LifeSpan Vision Ventures backs Boston biotech working on treatments that generate new brain cells from existing neural stem cells.
Biotechnology firm Bolden Therapeutics revealed it has secured an undisclosed amount of funding from LifeSpan Vision Ventures to advance development of therapeutics aimed at boosting neurogenesis – the formation of new brain cells from existing neural stem cells.
Neurogenesis occurs in specific regions of the adult brain, contributing to learning, memory, and functional recovery after brain injury. Declines in neurogenesis are linked to cognitive dysfunction, memory impairment, and various neurological disorders.
Bolden’s scientific co-founders, Dr Justin Fallon and Dr Ashley Webb, identified a key molecular pathway stimulating neural stem cells for the generation of new neurons in the adult brain. The Boston-based company is using “antisense oligonucleotides” to modulate this target, and says it has candidates ready for in vivo efficacy testing.

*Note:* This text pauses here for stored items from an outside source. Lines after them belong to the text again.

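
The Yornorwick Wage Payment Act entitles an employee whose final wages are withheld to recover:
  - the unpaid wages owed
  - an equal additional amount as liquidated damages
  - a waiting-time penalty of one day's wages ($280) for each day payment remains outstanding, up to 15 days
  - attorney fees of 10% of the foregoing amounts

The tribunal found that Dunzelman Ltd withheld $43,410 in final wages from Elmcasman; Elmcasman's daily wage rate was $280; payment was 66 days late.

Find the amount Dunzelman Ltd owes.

Liquidated damages (equal amount): $43,410
Penalty days: min(66, 15) = 15
Waiting-time penalty: 15 × $280 = $4,200
Subtotal: $43,410 + $43,410 + $4,200 = $91,020
Attorney fees: 10% of $91,020 = $9,102
Total award: $91,020 + $9,102 = $100,122

$100,122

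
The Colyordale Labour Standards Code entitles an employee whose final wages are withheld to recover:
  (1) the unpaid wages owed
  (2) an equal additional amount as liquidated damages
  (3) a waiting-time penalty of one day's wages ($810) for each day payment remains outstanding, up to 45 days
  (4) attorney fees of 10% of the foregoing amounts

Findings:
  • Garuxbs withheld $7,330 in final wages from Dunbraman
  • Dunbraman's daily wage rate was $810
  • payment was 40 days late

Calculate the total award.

Total award: $51,766

Liquidated damages (equal amount): $7,330
Penalty days: min(40, 45) = 40
Waiting-time penalty: 40 × $810 = $32,400
Subtotal: $7,330 + $7,330 + $32,400 = $47,060
Attorney fees: 10% of $47,060 = $4,706
Total award: $47,060 + $4,706 = $51,766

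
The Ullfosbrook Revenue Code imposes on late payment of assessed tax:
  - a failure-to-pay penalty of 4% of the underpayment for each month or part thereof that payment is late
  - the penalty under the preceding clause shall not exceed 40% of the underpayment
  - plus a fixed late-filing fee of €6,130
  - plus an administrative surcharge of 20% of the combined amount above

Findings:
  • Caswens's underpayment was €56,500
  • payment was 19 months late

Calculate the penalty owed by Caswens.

Penalty: €34,476

Accrued rate: 4% × 19 = 76%, capped at 40% → 40%
Failure-to-pay penalty: 40% of €56,500 = €22,600
Penalty before surcharge: €22,600 + €6,130 = €28,730
Administrative surcharge: 20% of €28,730 = €5,746
Total penalty: €28,730 + €5,746 = €34,476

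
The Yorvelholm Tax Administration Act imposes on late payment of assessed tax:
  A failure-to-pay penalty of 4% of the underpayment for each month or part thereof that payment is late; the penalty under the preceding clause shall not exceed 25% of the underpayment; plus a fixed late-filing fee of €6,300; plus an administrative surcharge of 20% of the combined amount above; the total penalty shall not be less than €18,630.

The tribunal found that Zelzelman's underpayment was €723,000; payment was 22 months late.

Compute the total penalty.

€224,460

Accrued rate: 4% × 22 = 88%, capped at 25% → 25%
Failure-to-pay penalty: 25% of €723,000 = €180,750
Penalty before surcharge: €180,750 + €6,300 = €187,050
Administrative surcharge: 20% of €187,050 = €37,410
Total penalty: €187,050 + €37,410 = €224,460
Minimum €18,630: €224,460 meets the minimum, no increase.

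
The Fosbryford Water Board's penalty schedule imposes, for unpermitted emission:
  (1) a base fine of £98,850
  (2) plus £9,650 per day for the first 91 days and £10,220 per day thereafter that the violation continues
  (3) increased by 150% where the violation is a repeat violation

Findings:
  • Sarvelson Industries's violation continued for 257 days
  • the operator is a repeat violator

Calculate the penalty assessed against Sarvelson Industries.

£6,683,800

First 91 days: 91 × £9,650 = £878,150
Remaining days: (257 − 91) × £10,220 = £1,696,520
Per-day component: £878,150 + £1,696,520 = £2,574,670
Base plus per-day: £98,850 + £2,574,670 = £2,673,520
Enhancement: 150% of £2,673,520 = £4,010,280
Enhanced fine: £2,673,520 + £4,010,280 = £6,683,800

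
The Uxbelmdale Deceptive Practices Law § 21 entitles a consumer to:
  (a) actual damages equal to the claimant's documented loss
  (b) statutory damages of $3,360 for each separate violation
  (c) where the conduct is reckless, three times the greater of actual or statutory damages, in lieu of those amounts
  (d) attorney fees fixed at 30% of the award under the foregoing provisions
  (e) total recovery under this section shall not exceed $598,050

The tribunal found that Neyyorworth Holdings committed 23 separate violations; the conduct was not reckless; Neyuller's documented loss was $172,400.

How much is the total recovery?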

Given the fundamental nature of neurogenesis, Bolden believes its therapies will have potential applications in treating various conditions, including Alzheimer’s disease, stroke recovery, Huntington’s and Parkinson’s diseases, brain injuries, and beyond. The company is concurrently developing multiple therapeutic modalities, with a focus on antisense oligonucleotides, and says it has achieved proof-of-concept in increasing neurogenesis and improving hippocampal-dependent memory in a proprietary mouse model targeting a specific signaling pathway.
Bolden CEO Johnny Page expressed excitement at the new funding, saying “The next several months are a crucial time for the company and Lifespan’s partnership represents a fantastic step towards achieving our goal of developing therapies to combat neurological diseases.”
With a focus on investments in aging and longevity, Connecticut-based LifeSpan Vision Ventures operates in both the US and the UK.
“We’re excited to partner with Bolden Therapeutics and enthusiastic about the potential of their promising results in advancing treatment options for Alzheimer’s disease and other age-related neurodegenerative conditions,” said Andrew Worden, founding partner at LifeSpan Vision Ventures.